On the subject of Hemingway - yes. I think to know who you are, to have that identity tattooed into you - it’s a powerful thing.
Your readership is, as always, appreciated.
Yeah, I agree. I love every installment of this series. I don’t know much about Cuba, but I’m learning through these posts.
$150 for a gold medal? Shit…
Okay, well. I’m going to have to go back and read all the posts to date from the beginning. TNB is a demanding mistress — a trite and out-of-date metaphor, I know.
But a true one. Saying nothing of how busy you must be. I read you’re giving a talk for Nick. How are things?
They could be worse; they could be (far) better. But I think a phone talk is due.
Agreed. How does later this week sound?
Drop me a line and we’ll make something work.
$150 for a gold medal. Yikes. I wonder if he plans on buying it back at some point. The line about communism and capitalism jerking off to the same porn is awesome.
Never found out the where/who of the sale.
Evocative and beautifully written as always, Brin.
I winced at the selling of the medal for party food and presents. When I was a journalist, I remember sitting in court one day and watching a woman appear before the judge on a charge of shoplifting. She had stolen balloons and candles and a cake for her daughter’s birthday. A grand total of about ten dollars. I think I lost a little bit of faith in humanity at that point.
Urgh.
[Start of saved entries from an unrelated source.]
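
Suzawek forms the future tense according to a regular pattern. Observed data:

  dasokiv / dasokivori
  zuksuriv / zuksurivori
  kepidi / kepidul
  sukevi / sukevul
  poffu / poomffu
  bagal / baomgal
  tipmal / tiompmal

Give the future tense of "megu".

dasokiv and kepidi both have last vowel 'i' yet inflect differently (dasokivori, kepidul), so the last vowel is not what conditions the rule; the final letter is.
"megu" ends in -u. The one such stem in the data (poffu → poomffu) inserts -om- after the first vowel (as do bagal, tipmal), so the same rule applies.
So megu → meomgu.

meomgu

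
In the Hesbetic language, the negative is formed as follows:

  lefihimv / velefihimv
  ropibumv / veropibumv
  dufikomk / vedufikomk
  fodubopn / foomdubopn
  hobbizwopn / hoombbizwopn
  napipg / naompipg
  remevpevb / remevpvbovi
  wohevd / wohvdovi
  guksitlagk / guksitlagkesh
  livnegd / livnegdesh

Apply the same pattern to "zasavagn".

zasavagnesh

dufikomk and guksitlagk both end in -k yet inflect differently (vedufikomk, guksitlagkesh), so the final letter is not what conditions the rule; the second-to-last letter is.
"zasavagn" has second-to-last letter 'g'. The stems whose second-to-last letter is 'g' (guksitlagk → guksitlagkesh, livnegd → livnegdesh) add -esh.
The other patterns: stems whose second-to-last letter is 'm' add the prefix ve-; stems whose second-to-last letter is 'p' insert -om- after the first vowel; stems whose second-to-last letter is 'v' delete the last vowel and add -ovi.
So zasavagn → zasavagnesh.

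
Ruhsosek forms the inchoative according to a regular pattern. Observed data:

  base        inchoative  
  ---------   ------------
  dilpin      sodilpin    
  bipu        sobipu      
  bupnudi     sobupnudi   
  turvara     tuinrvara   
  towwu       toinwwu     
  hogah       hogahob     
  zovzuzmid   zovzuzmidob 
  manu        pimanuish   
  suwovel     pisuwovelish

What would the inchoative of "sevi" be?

bipu and towwu both end in -u yet inflect differently (sobipu, toinwwu), so the final letter is not what conditions the rule; the first letter is.
"sevi" begins with s-. The one such stem in the data (suwovel → pisuwovelish) adds pi- … -ish around the stem, so the same rule applies.
The other patterns: stems beginning with b- or d- add the prefix so-; stems beginning with t- insert -in- after the first vowel; stems beginning with h- or z- add -ob.
So sevi → piseviish.

piseviish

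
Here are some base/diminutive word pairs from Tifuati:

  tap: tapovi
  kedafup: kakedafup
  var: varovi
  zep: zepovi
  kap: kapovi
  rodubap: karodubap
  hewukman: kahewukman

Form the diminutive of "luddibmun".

kaluddibmun

"luddibmun" has 3 vowels. The stems with 3 vowels (kedafup → kakedafup, hewukman → kahewukman, rodubap → karodubap) add the prefix ka-.
The other pattern: stems with 1 vowel add -ovi.
So luddibmun → kaluddibmun.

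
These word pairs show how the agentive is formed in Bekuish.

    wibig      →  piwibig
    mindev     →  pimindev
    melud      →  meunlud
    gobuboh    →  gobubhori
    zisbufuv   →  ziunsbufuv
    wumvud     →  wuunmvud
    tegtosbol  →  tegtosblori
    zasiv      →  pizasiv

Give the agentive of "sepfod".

sepfdori

zasiv and zisbufuv both end in -v yet inflect differently (pizasiv, ziunsbufuv), so the final letter is not what conditions the rule; the last vowel is.
"sepfod" has last vowel 'o'. The stems whose last vowel is 'o' (gobuboh → gobubhori, tegtosbol → tegtosblori) delete the last vowel and add -ori.
The other patterns: stems whose last vowel is 'e' or 'i' add the prefix pi-; stems whose last vowel is 'u' insert -un- after the first vowel.
So sepfod → sepfdori.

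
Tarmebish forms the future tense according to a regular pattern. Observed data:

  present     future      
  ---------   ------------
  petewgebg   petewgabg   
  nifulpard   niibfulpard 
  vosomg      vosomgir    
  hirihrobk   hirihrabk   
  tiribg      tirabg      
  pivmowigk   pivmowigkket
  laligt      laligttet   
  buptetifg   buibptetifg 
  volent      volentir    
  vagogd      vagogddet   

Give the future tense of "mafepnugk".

mafepnugkket

tiribg and vosomg both end in -g yet inflect differently (tirabg, vosomgir), so the final letter is not what conditions the rule; the second-to-last letter is.
"mafepnugk" has second-to-last letter 'g'. The stems whose second-to-last letter is 'g' (laligt → laligttet, vagogd → vagogddet, pivmowigk → pivmowigkket) double the final consonant and add -et.
The other patterns: stems whose second-to-last letter is 'b' change the last vowel to 'a'; stems whose second-to-last letter is 'm' or 'n' add -ir; stems whose second-to-last letter is 'f' or 'r' insert -ib- after the first vowel.
So mafepnugk → mafepnugkket.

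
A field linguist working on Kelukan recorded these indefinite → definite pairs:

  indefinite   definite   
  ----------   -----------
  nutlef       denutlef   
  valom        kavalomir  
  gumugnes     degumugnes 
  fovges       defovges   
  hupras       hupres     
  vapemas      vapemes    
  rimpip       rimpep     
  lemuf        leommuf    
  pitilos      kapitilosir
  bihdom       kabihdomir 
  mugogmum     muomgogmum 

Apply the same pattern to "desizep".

dedesizep

"desizep" has last vowel 'e'. The stems whose last vowel is 'e' (gumugnes → degumugnes, nutlef → denutlef, fovges → defovges) add the prefix de-.
So desizep → dedesizep.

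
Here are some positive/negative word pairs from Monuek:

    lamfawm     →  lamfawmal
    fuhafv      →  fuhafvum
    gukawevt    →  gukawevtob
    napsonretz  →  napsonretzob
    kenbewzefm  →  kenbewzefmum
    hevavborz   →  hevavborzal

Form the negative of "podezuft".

kenbewzefm and lamfawm both end in -m yet inflect differently (kenbewzefmum, lamfawmal), so the final letter is not what conditions the rule; the second-to-last letter is.
"podezuft" has second-to-last letter 'f'. The stems whose second-to-last letter is 'f' (kenbewzefm → kenbewzefmum, fuhafv → fuhafvum) add -um.
The other patterns: stems whose second-to-last letter is 't' or 'v' add -ob; stems whose second-to-last letter is 'r' or 'w' add -al.
So podezuft → podezuftum.

podezuftum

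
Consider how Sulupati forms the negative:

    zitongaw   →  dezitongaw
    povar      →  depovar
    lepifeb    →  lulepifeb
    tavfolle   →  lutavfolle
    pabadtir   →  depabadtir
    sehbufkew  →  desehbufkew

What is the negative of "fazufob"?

lufazufob

sehbufkew and lepifeb both have last vowel 'e' yet inflect differently (desehbufkew, lulepifeb), so the last vowel is not what conditions the rule; the final letter is.
"fazufob" ends in -b. The one such stem in the data (lepifeb → lulepifeb) adds the prefix lu-, so the same rule applies.
So fazufob → lufazufob.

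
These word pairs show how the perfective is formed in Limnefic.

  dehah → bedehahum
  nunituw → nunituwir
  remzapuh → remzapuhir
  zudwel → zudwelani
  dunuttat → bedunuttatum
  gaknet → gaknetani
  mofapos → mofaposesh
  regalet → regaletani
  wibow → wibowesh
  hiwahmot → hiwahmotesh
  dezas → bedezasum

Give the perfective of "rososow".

rososowesh

regalet and dunuttat both end in -t yet inflect differently (regaletani, bedunuttatum), so the final letter is not what conditions the rule; the last vowel is.
"rososow" has last vowel 'o'. The stems whose last vowel is 'o' (wibow → wibowesh, hiwahmot → hiwahmotesh, mofapos → mofaposesh) add -esh.
So rososow → rososowesh.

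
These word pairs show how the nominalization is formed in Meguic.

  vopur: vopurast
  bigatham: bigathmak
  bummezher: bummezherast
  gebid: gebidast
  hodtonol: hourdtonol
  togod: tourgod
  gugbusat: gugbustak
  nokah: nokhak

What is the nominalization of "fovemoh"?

togod and gebid both end in -d yet inflect differently (tourgod, gebidast), so the final letter is not what conditions the rule; the last vowel is.
"fovemoh" has last vowel 'o'. The stems whose last vowel is 'o' (togod → tourgod, hodtonol → hourdtonol) insert -ur- after the first vowel.
The other patterns: stems whose last vowel is 'a' delete the last vowel and add -ak; stems whose last vowel is 'e', 'i' or 'u' add -ast.
So fovemoh → fourvemoh.

fourvemoh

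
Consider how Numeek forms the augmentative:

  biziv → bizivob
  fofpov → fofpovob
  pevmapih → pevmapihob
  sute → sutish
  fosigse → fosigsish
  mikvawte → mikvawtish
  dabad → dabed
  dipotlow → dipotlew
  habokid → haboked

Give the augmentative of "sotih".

fofpov and dipotlow both have last vowel 'o' yet inflect differently (fofpovob, dipotlew), so the last vowel is not what conditions the rule; the final letter is.
"sotih" ends in -h. The one such stem in the data (pevmapih → pevmapihob) adds -ob, so the same rule applies.
The other patterns: stems ending in -e drop the final letter and add -ish; stems ending in -d or -w change the last vowel to 'e'.
So sotih → sotihob.

sotihob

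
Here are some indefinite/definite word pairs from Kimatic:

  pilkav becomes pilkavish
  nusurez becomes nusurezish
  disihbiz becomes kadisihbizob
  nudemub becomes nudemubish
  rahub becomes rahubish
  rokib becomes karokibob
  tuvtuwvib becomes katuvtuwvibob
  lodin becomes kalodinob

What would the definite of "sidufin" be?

kasidufinob

tuvtuwvib and rahub both end in -b yet inflect differently (katuvtuwvibob, rahubish), so the final letter is not what conditions the rule; the last vowel is.
"sidufin" has last vowel 'i'. The stems whose last vowel is 'i' (tuvtuwvib → katuvtuwvibob, lodin → kalodinob, disihbiz → kadisihbizob) add ka- … -ob around the stem.
So sidufin → kasidufinob.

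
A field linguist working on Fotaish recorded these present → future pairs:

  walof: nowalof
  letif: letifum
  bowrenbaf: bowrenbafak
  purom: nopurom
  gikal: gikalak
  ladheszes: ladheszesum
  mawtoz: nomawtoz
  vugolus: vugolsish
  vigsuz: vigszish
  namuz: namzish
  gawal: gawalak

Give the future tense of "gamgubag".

gamgubagak

walof and bowrenbaf both end in -f yet inflect differently (nowalof, bowrenbafak), so the final letter is not what conditions the rule; the last vowel is.
"gamgubag" has last vowel 'a'. The stems whose last vowel is 'a' (gikal → gikalak, bowrenbaf → bowrenbafak, gawal → gawalak) add -ak.
The other patterns: stems whose last vowel is 'o' add the prefix no-; stems whose last vowel is 'u' delete the last vowel and add -ish; stems whose last vowel is 'e' or 'i' add -um.
So gamgubag → gamgubagak.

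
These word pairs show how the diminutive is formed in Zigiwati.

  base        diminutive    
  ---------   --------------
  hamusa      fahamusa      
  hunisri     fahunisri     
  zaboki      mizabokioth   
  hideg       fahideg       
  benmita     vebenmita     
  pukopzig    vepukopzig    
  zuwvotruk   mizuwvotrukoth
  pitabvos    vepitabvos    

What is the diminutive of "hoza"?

fahoza

hunisri and zaboki both end in -i yet inflect differently (fahunisri, mizabokioth), so the final letter is not what conditions the rule; the first letter is.
"hoza" begins with h-. The stems beginning with h- (hideg → fahideg, hamusa → fahamusa, hunisri → fahunisri) add the prefix fa-.
The other patterns: stems beginning with z- add mi- … -oth around the stem; stems beginning with b- or p- add the prefix ve-.
So hoza → fahoza.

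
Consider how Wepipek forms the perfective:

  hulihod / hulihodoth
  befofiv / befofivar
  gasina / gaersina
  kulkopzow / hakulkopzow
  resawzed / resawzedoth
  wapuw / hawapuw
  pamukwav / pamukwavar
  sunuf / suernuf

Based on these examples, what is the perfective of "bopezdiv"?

bopezdivar

hulihod and kulkopzow both have last vowel 'o' yet inflect differently (hulihodoth, hakulkopzow), so the last vowel is not what conditions the rule; the final letter is.
"bopezdiv" ends in -v. The stems ending in -v (befofiv → befofivar, pamukwav → pamukwavar) add -ar.
The other patterns: stems ending in -d add -oth; stems ending in -w add the prefix ha-; stems ending in -a or -f insert -er- after the first vowel.
So bopezdiv → bopezdivar.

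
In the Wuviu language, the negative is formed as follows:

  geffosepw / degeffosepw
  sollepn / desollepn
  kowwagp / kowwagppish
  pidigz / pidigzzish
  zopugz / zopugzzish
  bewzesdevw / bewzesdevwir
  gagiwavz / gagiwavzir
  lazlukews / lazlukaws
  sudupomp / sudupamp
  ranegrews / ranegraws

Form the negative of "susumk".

susamk

geffosepw and bewzesdevw both end in -w yet inflect differently (degeffosepw, bewzesdevwir), so the final letter is not what conditions the rule; the second-to-last letter is.
"susumk" has second-to-last letter 'm'. The one such stem in the data (sudupomp → sudupamp) changes the last vowel to 'a' (as do lazlukews, ranegrews), so the same rule applies.
The other patterns: stems whose second-to-last letter is 'p' add the prefix de-; stems whose second-to-last letter is 'g' double the final consonant and add -ish; stems whose second-to-last letter is 'v' add -ir.
So susumk → susamk.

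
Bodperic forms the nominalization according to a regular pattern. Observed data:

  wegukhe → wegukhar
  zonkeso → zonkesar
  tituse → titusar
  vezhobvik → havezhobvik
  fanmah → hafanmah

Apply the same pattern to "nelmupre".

wegukhe and vezhobvik both have 3 vowels yet inflect differently (wegukhar, havezhobvik), so the number of vowels is not what conditions the rule; whether the stem ends in a vowel or a consonant is.
"nelmupre" ends in a vowel. The stems ending in a vowel (wegukhe → wegukhar, zonkeso → zonkesar, tituse → titusar) drop the final letter and add -ar.
So nelmupre → nelmuprar.

nelmuprar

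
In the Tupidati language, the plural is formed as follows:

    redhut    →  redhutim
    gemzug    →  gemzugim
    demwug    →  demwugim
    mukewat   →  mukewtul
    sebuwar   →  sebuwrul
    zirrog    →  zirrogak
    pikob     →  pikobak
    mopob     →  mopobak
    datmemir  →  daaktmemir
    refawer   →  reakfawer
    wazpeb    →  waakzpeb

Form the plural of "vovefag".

redhut and mukewat both end in -t yet inflect differently (redhutim, mukewtul), so the final letter is not what conditions the rule; the last vowel is.
"vovefag" has last vowel 'a'. The stems whose last vowel is 'a' (mukewat → mukewtul, sebuwar → sebuwrul) delete the last vowel and add -ul.
So vovefag → vovefgul.

vovefgul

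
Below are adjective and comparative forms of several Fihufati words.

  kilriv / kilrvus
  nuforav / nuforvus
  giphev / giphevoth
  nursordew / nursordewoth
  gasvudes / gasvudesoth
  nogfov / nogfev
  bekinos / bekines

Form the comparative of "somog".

someg

kilriv and giphev both end in -v yet inflect differently (kilrvus, giphevoth), so the final letter is not what conditions the rule; the last vowel is.
"somog" has last vowel 'o'. The stems whose last vowel is 'o' (nogfov → nogfev, bekinos → bekines) change the last vowel to 'e'.
So somog → someg.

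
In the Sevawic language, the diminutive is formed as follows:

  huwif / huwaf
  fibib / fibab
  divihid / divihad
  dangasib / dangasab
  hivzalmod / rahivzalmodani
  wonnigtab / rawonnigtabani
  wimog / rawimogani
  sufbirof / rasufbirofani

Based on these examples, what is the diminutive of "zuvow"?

divihid and hivzalmod both end in -d yet inflect differently (divihad, rahivzalmodani), so the final letter is not what conditions the rule; the last vowel is.
"zuvow" has last vowel 'o'. The stems whose last vowel is 'o' (hivzalmod → rahivzalmodani, wimog → rawimogani, sufbirof → rasufbirofani) add ra- … -ani around the stem.
So zuvow → razuvowani.

razuvowani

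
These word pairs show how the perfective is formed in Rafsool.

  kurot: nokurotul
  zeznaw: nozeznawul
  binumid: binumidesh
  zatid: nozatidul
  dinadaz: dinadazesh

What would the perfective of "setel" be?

nosetelul

binumid and zatid both end in -d yet inflect differently (binumidesh, nozatidul), so the final letter is not what conditions the rule; the number of vowels is.
"setel" has 2 vowels. The stems with 2 vowels (zatid → nozatidul, kurot → nokurotul, zeznaw → nozeznawul) add no- … -ul around the stem.
So setel → nosetelul.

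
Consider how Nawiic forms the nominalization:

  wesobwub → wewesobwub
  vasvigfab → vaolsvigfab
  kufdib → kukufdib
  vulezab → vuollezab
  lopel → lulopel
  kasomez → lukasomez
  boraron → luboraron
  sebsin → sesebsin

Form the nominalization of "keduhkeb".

"keduhkeb" has last vowel 'e'. The stems whose last vowel is 'e' (kasomez → lukasomez, lopel → lulopel) add the prefix lu-.
So keduhkeb → lukeduhkeb.

lukeduhkeb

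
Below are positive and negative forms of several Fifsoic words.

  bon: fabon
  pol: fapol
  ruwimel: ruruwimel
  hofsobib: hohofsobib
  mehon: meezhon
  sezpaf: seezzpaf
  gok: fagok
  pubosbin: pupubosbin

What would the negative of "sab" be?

fasab

"sab" has 1 vowel. The stems with 1 vowel (gok → fagok, pol → fapol, bon → fabon) add the prefix fa-.
The other patterns: stems with 2 vowels insert -ez- after the first vowel; stems with 3 vowels repeat the first consonant+vowel as a prefix.
So sab → fasab.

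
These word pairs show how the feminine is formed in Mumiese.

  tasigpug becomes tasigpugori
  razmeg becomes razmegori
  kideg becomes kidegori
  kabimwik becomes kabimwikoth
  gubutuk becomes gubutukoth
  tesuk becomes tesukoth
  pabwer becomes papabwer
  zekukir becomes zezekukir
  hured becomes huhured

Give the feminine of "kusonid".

"kusonid" ends in -d. The one such stem in the data (hured → huhured) repeats the first consonant+vowel as a prefix (as do pabwer, zekukir), so the same rule applies.
The other patterns: stems ending in -g add -ori; stems ending in -k add -oth.
So kusonid → kukusonid.

kukusonid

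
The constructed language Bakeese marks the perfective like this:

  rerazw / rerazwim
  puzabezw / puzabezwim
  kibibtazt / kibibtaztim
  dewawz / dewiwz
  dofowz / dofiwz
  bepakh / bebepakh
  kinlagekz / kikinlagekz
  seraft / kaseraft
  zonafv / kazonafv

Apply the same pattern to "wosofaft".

kawosofaft

"wosofaft" has second-to-last letter 'f'. The stems whose second-to-last letter is 'f' (seraft → kaseraft, zonafv → kazonafv) add the prefix ka-.
The other patterns: stems whose second-to-last letter is 'z' add -im; stems whose second-to-last letter is 'w' change the last vowel to 'i'; stems whose second-to-last letter is 'k' repeat the first consonant+vowel as a prefix.
So wosofaft → kawosofaft.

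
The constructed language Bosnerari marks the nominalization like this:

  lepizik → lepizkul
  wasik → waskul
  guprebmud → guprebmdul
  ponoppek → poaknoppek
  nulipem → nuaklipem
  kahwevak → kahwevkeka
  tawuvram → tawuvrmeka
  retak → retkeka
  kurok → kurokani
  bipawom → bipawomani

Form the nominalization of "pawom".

pawomani

"pawom" has last vowel 'o'. The stems whose last vowel is 'o' (kurok → kurokani, bipawom → bipawomani) add -ani.
The other patterns: stems whose last vowel is 'i' or 'u' delete the last vowel and add -ul; stems whose last vowel is 'e' insert -ak- after the first vowel; stems whose last vowel is 'a' delete the last vowel and add -eka.
So pawom → pawomani.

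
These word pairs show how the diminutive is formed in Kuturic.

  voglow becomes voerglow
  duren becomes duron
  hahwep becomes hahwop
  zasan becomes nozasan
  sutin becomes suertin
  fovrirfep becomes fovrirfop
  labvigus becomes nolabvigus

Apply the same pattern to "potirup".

"potirup" has last vowel 'u'. The one such stem in the data (labvigus → nolabvigus) adds the prefix no-, so the same rule applies.
The other patterns: stems whose last vowel is 'e' change the last vowel to 'o'; stems whose last vowel is 'i' or 'o' insert -er- after the first vowel.
So potirup → nopotirup.

nopotirup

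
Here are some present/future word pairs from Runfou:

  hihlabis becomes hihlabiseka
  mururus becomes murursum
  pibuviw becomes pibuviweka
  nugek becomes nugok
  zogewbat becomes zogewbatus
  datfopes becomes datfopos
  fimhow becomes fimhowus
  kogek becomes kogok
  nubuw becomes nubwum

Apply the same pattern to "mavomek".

mavomok

"mavomek" has last vowel 'e'. The stems whose last vowel is 'e' (nugek → nugok, kogek → kogok, datfopes → datfopos) change the last vowel to 'o'.
The other patterns: stems whose last vowel is 'i' add -eka; stems whose last vowel is 'u' delete the last vowel and add -um; stems whose last vowel is 'a' or 'o' add -us.
So mavomek → mavomok.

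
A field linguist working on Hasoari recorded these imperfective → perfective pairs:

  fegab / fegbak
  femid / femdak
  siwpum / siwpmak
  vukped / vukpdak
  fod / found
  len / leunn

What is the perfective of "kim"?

kiunm

femid and fod both end in -d yet inflect differently (femdak, found), so the final letter is not what conditions the rule; the number of vowels is.
"kim" has 1 vowel. The stems with 1 vowel (fod → found, len → leunn) insert -un- after the first vowel.
So kim → kiunm.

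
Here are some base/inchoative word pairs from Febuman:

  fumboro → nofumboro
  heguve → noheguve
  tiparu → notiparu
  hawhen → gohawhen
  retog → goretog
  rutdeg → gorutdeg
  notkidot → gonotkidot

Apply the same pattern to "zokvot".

"zokvot" ends in a consonant. The stems ending in a consonant (hawhen → gohawhen, retog → goretog, rutdeg → gorutdeg) add the prefix go-.
The other pattern: stems ending in a vowel add the prefix no-.
So zokvot → gozokvot.

gozokvot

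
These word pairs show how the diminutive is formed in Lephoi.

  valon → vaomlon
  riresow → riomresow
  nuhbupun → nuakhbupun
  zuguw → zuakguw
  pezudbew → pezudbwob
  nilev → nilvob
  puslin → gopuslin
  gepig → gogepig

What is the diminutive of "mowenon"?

valon and nuhbupun both end in -n yet inflect differently (vaomlon, nuakhbupun), so the final letter is not what conditions the rule; the last vowel is.
"mowenon" has last vowel 'o'. The stems whose last vowel is 'o' (valon → vaomlon, riresow → riomresow) insert -om- after the first vowel.
The other patterns: stems whose last vowel is 'u' insert -ak- after the first vowel; stems whose last vowel is 'e' delete the last vowel and add -ob; stems whose last vowel is 'i' add the prefix go-.
So mowenon → moomwenon.

moomwenon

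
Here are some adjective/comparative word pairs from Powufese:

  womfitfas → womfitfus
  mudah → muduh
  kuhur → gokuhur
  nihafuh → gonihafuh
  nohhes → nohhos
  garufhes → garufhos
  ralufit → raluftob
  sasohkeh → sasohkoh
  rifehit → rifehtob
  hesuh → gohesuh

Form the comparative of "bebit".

bebtob

womfitfas and nohhes both end in -s yet inflect differently (womfitfus, nohhos), so the final letter is not what conditions the rule; the last vowel is.
"bebit" has last vowel 'i'. The stems whose last vowel is 'i' (rifehit → rifehtob, ralufit → raluftob) delete the last vowel and add -ob.
The other patterns: stems whose last vowel is 'a' change the last vowel to 'u'; stems whose last vowel is 'e' change the last vowel to 'o'; stems whose last vowel is 'u' add the prefix go-.
So bebit → bebtob.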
Where’s Victor Hugo when we need him?
How did I miss this??? Why is January such a blur? I can’t get enough of these. You need to email me when you post one. They are so good. I do hope you are making these into a book. Funny. Vivid. Historical. They have everything. Leedle by leedle makes mr chuckle every time.
MAMI!
oops. makes ME chuckle. i don’t know who this “mr” fellow is.